Adding to market concerns are disruptions to overseas supply. On one hand, an explosion recently occurred at a chemical plant in Myanmar's Wa State, prompting local authorities to order a comprehensive suspension of operations and rectification for related factories. This could exacerbate shortages of explosives, potentially affecting the previously anticipated pace of tin mine resumptions in Wa State. On the other hand, ongoing conflict in the eastern part of the Democratic Republic of Congo, a major African production region, has worsened security conditions, with China's embassy again advising citizens to evacuate. These events have intensified market worries about global tin ore supply, providing support for prices.

3. Gold, Silver, Copper: Recovery Amid Easing Geopolitical Pressure For gold and silver, this rebound stems more directly from the reduction in geopolitical pressure. As US-Iran talks commence, tensions around the Strait of Hormuz are expected to ease temporarily, leading to a cooling of market panic and a natural recovery in previously suppressed prices. Among them, silver, with its higher price elasticity, acted as the leading gainer in the rebound. However, from a long-term perspective, the gold-silver ratio may still be within an upward corrective channel.

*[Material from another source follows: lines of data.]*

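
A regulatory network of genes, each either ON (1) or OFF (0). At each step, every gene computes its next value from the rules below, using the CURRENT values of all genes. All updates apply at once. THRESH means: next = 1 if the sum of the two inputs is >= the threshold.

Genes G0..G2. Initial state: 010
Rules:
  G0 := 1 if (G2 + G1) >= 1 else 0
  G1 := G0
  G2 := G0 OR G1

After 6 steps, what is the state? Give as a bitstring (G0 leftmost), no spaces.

Step 1: G0=(0+1>=1)=1 G1=G0=0 G2=G0|G1=0|1=1 -> 101
Step 2: G0=(1+0>=1)=1 G1=G0=1 G2=G0|G1=1|0=1 -> 111
Step 3: G0=(1+1>=1)=1 G1=G0=1 G2=G0|G1=1|1=1 -> 111
Step 4: G0=(1+1>=1)=1 G1=G0=1 G2=G0|G1=1|1=1 -> 111
Step 5: G0=(1+1>=1)=1 G1=G0=1 G2=G0|G1=1|1=1 -> 111
Step 6: G0=(1+1>=1)=1 G1=G0=1 G2=G0|G1=1|1=1 -> 111

111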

Copper's rebound is further supported by its own robust fundamentals: the global tight supply situation for copper ore remains unchanged; approximately 20% of smelting capacity using the hydrometallurgical process faces constraints as core production regions (like the DRC) see capacity releases hampered due to the effective halt of sulfur shipments from the Middle East via the Strait of Hormuz; additionally, the vigorous construction of AI computing centers in the US is boosting long-term copper consumption growth prospects. Combined with market concerns over potential trade tariffs, these factors have collectively lifted copper prices.

[Outlook and Risk Control: The Rebound Path May Not Be Smooth] The current market is primarily trading on the logic of "geopolitical easing - price recovery." Looking ahead, besides closely monitoring substantive progress in the potential second round of US-Iran talks, investors should also watch another key theme: how will Federal Reserve officials reassess the current inflation and interest rate environment once geopolitical risks temporarily subside? Their public statements will significantly impact global asset pricing. A speech by FOMC permanent voter and New York Fed President John Williams scheduled for around 8:35 PM on Thursday evening is worth attention.

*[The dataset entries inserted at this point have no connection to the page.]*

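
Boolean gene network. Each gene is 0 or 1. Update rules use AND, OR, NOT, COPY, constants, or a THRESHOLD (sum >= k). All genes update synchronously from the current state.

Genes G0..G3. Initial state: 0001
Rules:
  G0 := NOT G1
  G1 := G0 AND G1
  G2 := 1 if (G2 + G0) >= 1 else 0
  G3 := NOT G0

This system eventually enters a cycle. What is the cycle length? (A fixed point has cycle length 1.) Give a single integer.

Step 0: 0001
Step 1: G0=NOT G1=NOT 0=1 G1=G0&G1=0&0=0 G2=(0+0>=1)=0 G3=NOT G0=NOT 0=1 -> 1001
Step 2: G0=NOT G1=NOT 0=1 G1=G0&G1=1&0=0 G2=(0+1>=1)=1 G3=NOT G0=NOT 1=0 -> 1010
Step 3: G0=NOT G1=NOT 0=1 G1=G0&G1=1&0=0 G2=(1+1>=1)=1 G3=NOT G0=NOT 1=0 -> 1010
State from step 3 equals state from step 2 -> cycle length 1

Answer: 1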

Furthermore, it is important to note that geopolitics itself is highly unpredictable. Recent stances from both Iran and the US have shown frequent shifts and reversals, which will inevitably inject volatility into markets. Therefore, even if prices are in a recovery phase, the process is unlikely to be smooth. In the face of this rebound, it is advisable to maintain rationality, focus on position control, manage risks effectively, and avoid chasing prices higher based solely on short-term improved sentiment.